I'll give you something to cry about.

Suitcase: £27.99
Earphones for Discman: £7.99
Book: £6.99
Inflatable travel-pillow: £4.99
Bottle of water: 80p
Buying every seat on board so the chances of having a baby cry for nine hours less than six feet away from me are brought to the absolute minimum: Priceless.

There are some things money can't buy. For everything else, there's Mastercard.


You know how shattering the sound of a baby crying is. Imagine not being able to escape from it because you're trapped in a tin-can the size of a mobile home with no exits. For many, many hours.

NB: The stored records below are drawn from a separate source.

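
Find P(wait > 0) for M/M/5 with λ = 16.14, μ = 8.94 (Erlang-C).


a = λ/μ = 1.8054; ρ = a/5 = 0.3611
P₀ = 0.163705 (from M/M/c formula)
C(c,a) = [a^c/(c!(1−ρ))]·P₀ = [19.17918/(120·0.6389)]·0.163705
= 0.25015·0.163705 = 0.040950

Final: 0.040950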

I understand that there are people out there who, for economical, practical and mental reasons unfathomable to me, prefer children to cats. I understand that they even, for some reason, want to travel with them (personally, I'd be travelling from them). But what I don't understand is why I, child-free and happy to be so, have to suffer the consequences? Why do people with small children inflict them on everyone else, and look so smug when they do it? Why in the name of all that is holy would you want to take a baby on a nine hour flight, anyway (I can't even contemplate the horror of a 22hr flight to Australia)? What sort of cultural goodness is someone who can't even talk yet going to get from travelling the world? Why did I pay six hundred quid to be kept awake by it?

I'm not the first person to suggest this, and judging by all the grumbling I've been reading in the travel sections of the paper, I won't be the last. But isn't it about time someone set up an airline--or even a subdivision of one--for adults only? I'll make the concession that children over ten could travel on it, because by that age they're less likely to cry for nine hours and more likely to respond to me threatening them if they do. they're also able to say things, like, "My ears hurt from the altitude, can I have a painkiller, please?" which a baby expresses through continuous crying. I'm wondering if this is the real reason why we're not allowed to take anything more dangerous than a plastic spoon on board a plane any more.


Child-free airlines--now! Either that, or mandatory tranquillisers for all children. Ahhhh, the bliss!